Haas stressed this does not change Arm's core IP-licensing model. He pointed to Amazon: it will keep developing its in-house Graviton processors, and whether it also buys Arm's AGI CPU is Amazon's call.
In plain terms = companies without chip-design capability can buy an Arm CPU off the shelf; those with in-house silicon teams can stick with licensing — or do both.
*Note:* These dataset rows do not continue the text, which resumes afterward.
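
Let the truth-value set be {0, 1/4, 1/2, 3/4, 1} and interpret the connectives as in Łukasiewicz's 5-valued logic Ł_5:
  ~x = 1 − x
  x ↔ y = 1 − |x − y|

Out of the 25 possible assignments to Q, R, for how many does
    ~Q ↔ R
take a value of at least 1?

5

value 1: 5 assignments (counts)
value 3/4: 8 assignments
value 1/2: 6 assignments
value 1/4: 4 assignments
value 0: 2 assignments
So 5 of the 25 assignments meet the threshold.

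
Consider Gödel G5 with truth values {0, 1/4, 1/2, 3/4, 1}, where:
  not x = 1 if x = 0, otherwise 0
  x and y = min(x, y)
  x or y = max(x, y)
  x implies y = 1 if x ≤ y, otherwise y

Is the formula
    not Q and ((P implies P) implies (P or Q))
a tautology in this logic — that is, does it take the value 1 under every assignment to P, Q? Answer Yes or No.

No

Counterexample: take P = 0, Q = 0.
not Q = not 0 = 1
P implies P = 0 implies 0 = 1
P or Q = 0 or 0 = 0
(P implies P) implies (P or Q) = 1 implies 0 = 0
not Q and ((P implies P) implies (P or Q)) = 1 and 0 = 0
This gives 0 ≠ 1.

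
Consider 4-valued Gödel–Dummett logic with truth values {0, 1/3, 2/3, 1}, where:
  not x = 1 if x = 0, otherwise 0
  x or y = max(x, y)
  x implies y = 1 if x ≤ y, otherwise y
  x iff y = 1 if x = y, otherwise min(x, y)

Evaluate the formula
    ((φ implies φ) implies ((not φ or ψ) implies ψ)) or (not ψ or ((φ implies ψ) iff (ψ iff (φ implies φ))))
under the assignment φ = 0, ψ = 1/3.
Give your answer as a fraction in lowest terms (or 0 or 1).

1/3

φ implies φ = 0 implies 0 = 1
not φ = not 0 = 1
not φ or ψ = 1 or 1/3 = 1
(not φ or ψ) implies ψ = 1 implies 1/3 = 1/3
(φ implies φ) implies ((not φ or ψ) implies ψ) = 1 implies 1/3 = 1/3
not ψ = not 1/3 = 0
φ implies ψ = 0 implies 1/3 = 1
φ implies φ = 0 implies 0 = 1
ψ iff (φ implies φ) = 1/3 iff 1 = 1/3
(φ implies ψ) iff (ψ iff (φ implies φ)) = 1 iff 1/3 = 1/3
not ψ or ((φ implies ψ) iff (ψ iff (φ implies φ))) = 0 or 1/3 = 1/3
((φ implies φ) implies ((not φ or ψ) implies ψ)) or (not ψ or ((φ implies ψ) iff (ψ iff (φ implies φ)))) = 1/3 or 1/3 = 1/3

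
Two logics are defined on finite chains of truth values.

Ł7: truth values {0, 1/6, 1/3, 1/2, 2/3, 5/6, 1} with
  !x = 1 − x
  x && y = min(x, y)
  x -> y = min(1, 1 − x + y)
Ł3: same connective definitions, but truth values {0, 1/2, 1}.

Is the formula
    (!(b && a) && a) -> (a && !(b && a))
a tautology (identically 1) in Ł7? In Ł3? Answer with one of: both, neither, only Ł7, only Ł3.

In Ł7: every assignment gives 1 — tautology.
In Ł3: every assignment gives 1 — tautology.

both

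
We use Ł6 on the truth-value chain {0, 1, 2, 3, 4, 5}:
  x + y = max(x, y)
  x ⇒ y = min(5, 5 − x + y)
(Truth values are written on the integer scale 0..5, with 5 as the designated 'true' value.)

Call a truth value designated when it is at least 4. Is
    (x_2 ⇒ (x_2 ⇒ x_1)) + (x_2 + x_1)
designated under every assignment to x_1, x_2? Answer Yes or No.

Yes

At x_1 = 2, x_2 = 2, for instance:
x_2 ⇒ x_1 = 2 ⇒ 2 = 5
x_2 ⇒ (x_2 ⇒ x_1) = 2 ⇒ 5 = 5
x_2 + x_1 = 2 + 2 = 2
(x_2 ⇒ (x_2 ⇒ x_1)) + (x_2 + x_1) = 5 + 2 = 5
and checking the remaining 35 assignments likewise gives ≥ 4 in every case.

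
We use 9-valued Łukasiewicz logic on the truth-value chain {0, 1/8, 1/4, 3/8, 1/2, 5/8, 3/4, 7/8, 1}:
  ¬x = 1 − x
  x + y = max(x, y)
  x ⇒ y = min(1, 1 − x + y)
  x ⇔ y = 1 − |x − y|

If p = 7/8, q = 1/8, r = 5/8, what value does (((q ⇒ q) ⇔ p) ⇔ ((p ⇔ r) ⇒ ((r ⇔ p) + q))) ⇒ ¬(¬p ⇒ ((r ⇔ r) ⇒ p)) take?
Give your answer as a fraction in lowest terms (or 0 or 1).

q ⇒ q = 1/8 ⇒ 1/8 = 1
(q ⇒ q) ⇔ p = 1 ⇔ 7/8 = 7/8
p ⇔ r = 7/8 ⇔ 5/8 = 3/4
r ⇔ p = 5/8 ⇔ 7/8 = 3/4
(r ⇔ p) + q = 3/4 + 1/8 = 3/4
(p ⇔ r) ⇒ ((r ⇔ p) + q) = 3/4 ⇒ 3/4 = 1
((q ⇒ q) ⇔ p) ⇔ ((p ⇔ r) ⇒ ((r ⇔ p) + q)) = 7/8 ⇔ 1 = 7/8
¬p = ¬7/8 = 1/8
r ⇔ r = 5/8 ⇔ 5/8 = 1
(r ⇔ r) ⇒ p = 1 ⇒ 7/8 = 7/8
¬p ⇒ ((r ⇔ r) ⇒ p) = 1/8 ⇒ 7/8 = 1
¬(¬p ⇒ ((r ⇔ r) ⇒ p)) = ¬1 = 0
(((q ⇒ q) ⇔ p) ⇔ ((p ⇔ r) ⇒ ((r ⇔ p) + q))) ⇒ ¬(¬p ⇒ ((r ⇔ r) ⇒ p)) = 7/8 ⇒ 0 = 1/8

1/8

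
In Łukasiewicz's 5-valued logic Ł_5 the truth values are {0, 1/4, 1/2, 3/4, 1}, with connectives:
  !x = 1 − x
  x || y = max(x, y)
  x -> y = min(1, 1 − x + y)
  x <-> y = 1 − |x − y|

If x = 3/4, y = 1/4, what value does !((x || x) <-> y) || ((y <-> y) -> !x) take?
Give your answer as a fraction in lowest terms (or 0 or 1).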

Arm adds a revenue line without closing its customers' self-design path.
04

What will future data centers look like?

Haas expects future data centers to run heterogeneous deployments: Arm CPU racks, Amazon Graviton, and Nvidia Vera coexisting in a single facility.
Nvidia's Vera CPU platform packs 256 Vera CPUs into one liquid-cooled rack; Arm's AGI CPU rack is built on the Open Compute Project (OCP) standard and fits naturally into mixed liquid- and air-cooled environments.
This means → the next phase of AI-infrastructure competition may pivot from "who has the most GPUs" to "who can support the largest fleet of AI agents" — and CPU orchestration will be the new core variable.

Content is for reference only, not financial advice.